Neither Feldstein nor I address the concern of the effect of a devaluation on banks, particularly in Greece but perhaps also elsewhere in Europe. Tyler Cowen wrote
Talk of Euro abandonment would trigger an immediate run on Greek banks, sending the country into an even deeper hole. Who wants a Euro deposit to be converted into a drachma deposit?
READER COMMENTS
Joey Donuts
Feb 17 2010 at 9:29am
Maybe we should try something like this with California and other profligate states.
Joe Torben
Feb 17 2010 at 10:28am
I was going to write pretty much exactly what Mr Donuts wrote (except I intended to be more chattering and less to the point…)
Seriously, why is parts of western Europe too large to be one currency area, but the US isn’t? I have seen the question raised dozens of times, but I have never seen it answered.
Arnold Kling
Feb 17 2010 at 10:36am
Joe,
The main reason that Europe is not an optimal currency area is that labor is not mobile. You can move from Michigan to Oklahoma without having to learn a new language. Not so with moving from Greece to Germany.
Because labor is not mobile, it becomes relatively easy for relative wages to get out of alignment. One way to adjust relative wages is for the currency values to adjust. If you put people in the same currency area, you eliminate that adjustment mechanism.
Right now, Greek wages need to fall relative to German wages. Without a currency adjustment mechanism, that means forcing Greek workers to accept pay cuts, which in turn means strikes and other disruptions.
Joey Donuts
Feb 17 2010 at 11:59am
I agree that labor in Europe does not have the same mobility as labor in the US. However, European labor does have SOME perhaps a great deal of mobility, just less than US labor. As real wages fall in Greece the Greek labor would become more mobile. All you have to do is look at the influx of Turks, Lebanese, Egyptians and others into Europe looking for higher wages in spite of significant language barriers.

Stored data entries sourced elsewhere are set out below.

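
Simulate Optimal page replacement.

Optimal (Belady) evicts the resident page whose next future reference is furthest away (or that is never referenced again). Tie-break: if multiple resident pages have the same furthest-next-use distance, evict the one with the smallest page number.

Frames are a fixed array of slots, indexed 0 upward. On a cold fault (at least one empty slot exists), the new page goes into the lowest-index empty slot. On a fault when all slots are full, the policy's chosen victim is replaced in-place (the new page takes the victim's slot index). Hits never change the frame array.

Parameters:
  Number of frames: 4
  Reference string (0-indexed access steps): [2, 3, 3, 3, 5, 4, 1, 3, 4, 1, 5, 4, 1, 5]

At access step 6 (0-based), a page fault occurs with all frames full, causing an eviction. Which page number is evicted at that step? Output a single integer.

Step 0: ref 2 -> FAULT, frames=[2,-,-,-]
Step 1: ref 3 -> FAULT, frames=[2,3,-,-]
Step 2: ref 3 -> HIT, frames=[2,3,-,-]
Step 3: ref 3 -> HIT, frames=[2,3,-,-]
Step 4: ref 5 -> FAULT, frames=[2,3,5,-]
Step 5: ref 4 -> FAULT, frames=[2,3,5,4]
Step 6: ref 1 -> FAULT, evict 2, frames=[1,3,5,4]
At step 6: evicted page 2

Answer: 2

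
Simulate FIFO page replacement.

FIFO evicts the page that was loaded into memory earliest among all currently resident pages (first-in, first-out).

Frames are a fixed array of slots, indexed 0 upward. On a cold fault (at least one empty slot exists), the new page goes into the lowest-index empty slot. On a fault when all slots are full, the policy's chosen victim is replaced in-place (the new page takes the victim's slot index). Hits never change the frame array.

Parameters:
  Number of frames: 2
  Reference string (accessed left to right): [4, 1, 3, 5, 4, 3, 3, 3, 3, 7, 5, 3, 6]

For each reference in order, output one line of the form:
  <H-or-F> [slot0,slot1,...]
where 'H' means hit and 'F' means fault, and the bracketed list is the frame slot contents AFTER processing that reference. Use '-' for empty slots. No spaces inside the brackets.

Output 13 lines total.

F [4,-]
F [4,1]
F [3,1]
F [3,5]
F [4,5]
F [4,3]
H [4,3]
H [4,3]
H [4,3]
F [7,3]
F [7,5]
F [3,5]
F [3,6]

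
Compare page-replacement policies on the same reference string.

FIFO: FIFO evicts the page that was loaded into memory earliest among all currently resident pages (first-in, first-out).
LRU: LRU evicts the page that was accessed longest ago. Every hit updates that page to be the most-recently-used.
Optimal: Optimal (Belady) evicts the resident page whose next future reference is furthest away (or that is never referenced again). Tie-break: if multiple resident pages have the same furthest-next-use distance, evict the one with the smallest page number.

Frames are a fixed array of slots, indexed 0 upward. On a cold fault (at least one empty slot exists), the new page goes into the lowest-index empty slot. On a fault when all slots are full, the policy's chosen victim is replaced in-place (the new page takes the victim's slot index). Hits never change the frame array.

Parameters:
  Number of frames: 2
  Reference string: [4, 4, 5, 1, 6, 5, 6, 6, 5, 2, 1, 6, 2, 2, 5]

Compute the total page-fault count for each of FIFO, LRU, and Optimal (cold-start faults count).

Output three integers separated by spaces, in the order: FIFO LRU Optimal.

Answer: 10 10 8

Derivation:
--- FIFO ---
  step 0: ref 4 -> FAULT, frames=[4,-] (faults so far: 1)
  step 1: ref 4 -> HIT, frames=[4,-] (faults so far: 1)
  step 2: ref 5 -> FAULT, frames=[4,5] (faults so far: 2)
  step 3: ref 1 -> FAULT, evict 4, frames=[1,5] (faults so far: 3)
  step 4: ref 6 -> FAULT, evict 5, frames=[1,6] (faults so far: 4)
  step 5: ref 5 -> FAULT, evict 1, frames=[5,6] (faults so far: 5)
  step 6: ref 6 -> HIT, frames=[5,6] (faults so far: 5)
  step 7: ref 6 -> HIT, frames=[5,6] (faults so far: 5)
  step 8: ref 5 -> HIT, frames=[5,6] (faults so far: 5)
  step 9: ref 2 -> FAULT, evict 6, frames=[5,2] (faults so far: 6)
  step 10: ref 1 -> FAULT, evict 5, frames=[1,2] (faults so far: 7)
  step 11: ref 6 -> FAULT, evict 2, frames=[1,6] (faults so far: 8)
  step 12: ref 2 -> FAULT, evict 1, frames=[2,6] (faults so far: 9)
  step 13: ref 2 -> HIT, frames=[2,6] (faults so far: 9)
  step 14: ref 5 -> FAULT, evict 6, frames=[2,5] (faults so far: 10)
  FIFO total faults: 10
--- LRU ---
  step 0: ref 4 -> FAULT, frames=[4,-] (faults so far: 1)
  step 1: ref 4 -> HIT, frames=[4,-] (faults so far: 1)
  step 2: ref 5 -> FAULT, frames=[4,5] (faults so far: 2)
  step 3: ref 1 -> FAULT, evict 4, frames=[1,5] (faults so far: 3)
  step 4: ref 6 -> FAULT, evict 5, frames=[1,6] (faults so far: 4)
  step 5: ref 5 -> FAULT, evict 1, frames=[5,6] (faults so far: 5)
  step 6: ref 6 -> HIT, frames=[5,6] (faults so far: 5)
  step 7: ref 6 -> HIT, frames=[5,6] (faults so far: 5)
  step 8: ref 5 -> HIT, frames=[5,6] (faults so far: 5)
  step 9: ref 2 -> FAULT, evict 6, frames=[5,2] (faults so far: 6)
  step 10: ref 1 -> FAULT, evict 5, frames=[1,2] (faults so far: 7)
  step 11: ref 6 -> FAULT, evict 2, frames=[1,6] (faults so far: 8)
  step 12: ref 2 -> FAULT, evict 1, frames=[2,6] (faults so far: 9)
  step 13: ref 2 -> HIT, frames=[2,6] (faults so far: 9)
  step 14: ref 5 -> FAULT, evict 6, frames=[2,5] (faults so far: 10)
  LRU total faults: 10
--- Optimal ---
  step 0: ref 4 -> FAULT, frames=[4,-] (faults so far: 1)
  step 1: ref 4 -> HIT, frames=[4,-] (faults so far: 1)
  step 2: ref 5 -> FAULT, frames=[4,5] (faults so far: 2)
  step 3: ref 1 -> FAULT, evict 4, frames=[1,5] (faults so far: 3)
  step 4: ref 6 -> FAULT, evict 1, frames=[6,5] (faults so far: 4)
  step 5: ref 5 -> HIT, frames=[6,5] (faults so far: 4)
  step 6: ref 6 -> HIT, frames=[6,5] (faults so far: 4)
  step 7: ref 6 -> HIT, frames=[6,5] (faults so far: 4)
  step 8: ref 5 -> HIT, frames=[6,5] (faults so far: 4)
  step 9: ref 2 -> FAULT, evict 5, frames=[6,2] (faults so far: 5)
  step 10: ref 1 -> FAULT, evict 2, frames=[6,1] (faults so far: 6)
  step 11: ref 6 -> HIT, frames=[6,1] (faults so far: 6)
  step 12: ref 2 -> FAULT, evict 1, frames=[6,2] (faults so far: 7)
  step 13: ref 2 -> HIT, frames=[6,2] (faults so far: 7)
  step 14: ref 5 -> FAULT, evict 2, frames=[6,5] (faults so far: 8)
  Optimal total faults: 8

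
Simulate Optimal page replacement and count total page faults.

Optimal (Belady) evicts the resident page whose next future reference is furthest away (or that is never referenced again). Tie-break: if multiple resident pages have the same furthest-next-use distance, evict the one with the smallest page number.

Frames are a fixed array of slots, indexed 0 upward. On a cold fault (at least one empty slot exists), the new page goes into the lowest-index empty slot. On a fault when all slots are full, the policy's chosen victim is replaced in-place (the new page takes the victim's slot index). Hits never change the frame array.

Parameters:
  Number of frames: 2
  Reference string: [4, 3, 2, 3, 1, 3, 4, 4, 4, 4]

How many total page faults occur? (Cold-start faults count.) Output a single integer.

Step 0: ref 4 → FAULT, frames=[4,-]
Step 1: ref 3 → FAULT, frames=[4,3]
Step 2: ref 2 → FAULT (evict 4), frames=[2,3]
Step 3: ref 3 → HIT, frames=[2,3]
Step 4: ref 1 → FAULT (evict 2), frames=[1,3]
Step 5: ref 3 → HIT, frames=[1,3]
Step 6: ref 4 → FAULT (evict 1), frames=[4,3]
Step 7: ref 4 → HIT, frames=[4,3]
Step 8: ref 4 → HIT, frames=[4,3]
Step 9: ref 4 → HIT, frames=[4,3]
Total faults: 5

Answer: 5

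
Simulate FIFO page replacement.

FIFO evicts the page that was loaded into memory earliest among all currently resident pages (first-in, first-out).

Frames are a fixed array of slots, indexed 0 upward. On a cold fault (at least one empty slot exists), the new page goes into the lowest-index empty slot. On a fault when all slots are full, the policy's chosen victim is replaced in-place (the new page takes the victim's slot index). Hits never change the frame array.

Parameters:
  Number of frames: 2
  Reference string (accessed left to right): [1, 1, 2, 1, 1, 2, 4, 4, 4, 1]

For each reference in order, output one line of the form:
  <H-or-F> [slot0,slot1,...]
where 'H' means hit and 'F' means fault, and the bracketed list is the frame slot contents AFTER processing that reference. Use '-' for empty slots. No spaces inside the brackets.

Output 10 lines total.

F [1,-]
H [1,-]
F [1,2]
H [1,2]
H [1,2]
H [1,2]
F [4,2]
H [4,2]
H [4,2]
F [4,1]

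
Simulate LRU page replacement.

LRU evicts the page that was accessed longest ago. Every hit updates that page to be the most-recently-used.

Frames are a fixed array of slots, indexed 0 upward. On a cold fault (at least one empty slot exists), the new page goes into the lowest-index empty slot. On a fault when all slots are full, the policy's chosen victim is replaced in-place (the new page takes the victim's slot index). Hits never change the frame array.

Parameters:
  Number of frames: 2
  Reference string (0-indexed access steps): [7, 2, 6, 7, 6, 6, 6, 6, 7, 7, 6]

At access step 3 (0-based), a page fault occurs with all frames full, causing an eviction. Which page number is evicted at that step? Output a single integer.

Step 0: ref 7 -> FAULT, frames=[7,-]
Step 1: ref 2 -> FAULT, frames=[7,2]
Step 2: ref 6 -> FAULT, evict 7, frames=[6,2]
Step 3: ref 7 -> FAULT, evict 2, frames=[6,7]
At step 3: evicted page 2

Answer: 2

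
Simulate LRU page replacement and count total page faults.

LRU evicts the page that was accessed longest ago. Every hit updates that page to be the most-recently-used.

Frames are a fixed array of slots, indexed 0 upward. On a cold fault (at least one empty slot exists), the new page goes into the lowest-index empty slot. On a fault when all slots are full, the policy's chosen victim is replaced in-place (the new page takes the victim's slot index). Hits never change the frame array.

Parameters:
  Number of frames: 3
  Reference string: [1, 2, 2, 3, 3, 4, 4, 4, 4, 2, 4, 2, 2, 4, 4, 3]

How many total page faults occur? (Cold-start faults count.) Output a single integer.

Step 0: ref 1 → FAULT, frames=[1,-,-]
Step 1: ref 2 → FAULT, frames=[1,2,-]
Step 2: ref 2 → HIT, frames=[1,2,-]
Step 3: ref 3 → FAULT, frames=[1,2,3]
Step 4: ref 3 → HIT, frames=[1,2,3]
Step 5: ref 4 → FAULT (evict 1), frames=[4,2,3]
Step 6: ref 4 → HIT, frames=[4,2,3]
Step 7: ref 4 → HIT, frames=[4,2,3]
Step 8: ref 4 → HIT, frames=[4,2,3]
Step 9: ref 2 → HIT, frames=[4,2,3]
Step 10: ref 4 → HIT, frames=[4,2,3]
Step 11: ref 2 → HIT, frames=[4,2,3]
Step 12: ref 2 → HIT, frames=[4,2,3]
Step 13: ref 4 → HIT, frames=[4,2,3]
Step 14: ref 4 → HIT, frames=[4,2,3]
Step 15: ref 3 → HIT, frames=[4,2,3]
Total faults: 4

Answer: 4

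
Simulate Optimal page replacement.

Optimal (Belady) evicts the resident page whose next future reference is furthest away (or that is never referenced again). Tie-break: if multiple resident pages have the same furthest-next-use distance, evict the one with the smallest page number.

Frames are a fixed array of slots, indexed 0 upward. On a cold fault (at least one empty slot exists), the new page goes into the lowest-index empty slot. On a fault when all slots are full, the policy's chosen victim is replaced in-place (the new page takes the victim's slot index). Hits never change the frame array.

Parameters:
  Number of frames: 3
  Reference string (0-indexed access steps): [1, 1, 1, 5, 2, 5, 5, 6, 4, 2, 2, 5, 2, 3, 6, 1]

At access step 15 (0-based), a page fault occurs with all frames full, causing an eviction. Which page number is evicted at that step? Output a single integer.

Step 0: ref 1 -> FAULT, frames=[1,-,-]
Step 1: ref 1 -> HIT, frames=[1,-,-]
Step 2: ref 1 -> HIT, frames=[1,-,-]
Step 3: ref 5 -> FAULT, frames=[1,5,-]
Step 4: ref 2 -> FAULT, frames=[1,5,2]
Step 5: ref 5 -> HIT, frames=[1,5,2]
Step 6: ref 5 -> HIT, frames=[1,5,2]
Step 7: ref 6 -> FAULT, evict 1, frames=[6,5,2]
Step 8: ref 4 -> FAULT, evict 6, frames=[4,5,2]
Step 9: ref 2 -> HIT, frames=[4,5,2]
Step 10: ref 2 -> HIT, frames=[4,5,2]
Step 11: ref 5 -> HIT, frames=[4,5,2]
Step 12: ref 2 -> HIT, frames=[4,5,2]
Step 13: ref 3 -> FAULT, evict 2, frames=[4,5,3]
Step 14: ref 6 -> FAULT, evict 3, frames=[4,5,6]
Step 15: ref 1 -> FAULT, evict 4, frames=[1,5,6]
At step 15: evicted page 4

Answer: 4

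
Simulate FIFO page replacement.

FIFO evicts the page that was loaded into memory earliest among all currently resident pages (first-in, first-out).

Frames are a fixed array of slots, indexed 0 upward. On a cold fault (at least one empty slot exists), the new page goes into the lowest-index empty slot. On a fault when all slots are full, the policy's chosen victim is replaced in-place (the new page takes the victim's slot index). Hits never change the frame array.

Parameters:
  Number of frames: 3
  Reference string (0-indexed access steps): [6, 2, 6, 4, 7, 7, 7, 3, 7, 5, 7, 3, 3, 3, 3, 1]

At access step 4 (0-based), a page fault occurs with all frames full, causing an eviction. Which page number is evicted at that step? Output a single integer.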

Furthermore why do you think that forced reduced wages because of currency devaluations would cause fewer riots than other forced wage reductions. Of course all Greeks could be fools, but I don’t think so.
mark
Feb 17 2010 at 12:33pm
Infectious Greed has good posts today on Greece and related issues. I commend “Our Debt: Your Problem”; “The Future of Public Debt” (scary);and “Europe’s Slow Painful Death” (post-scary).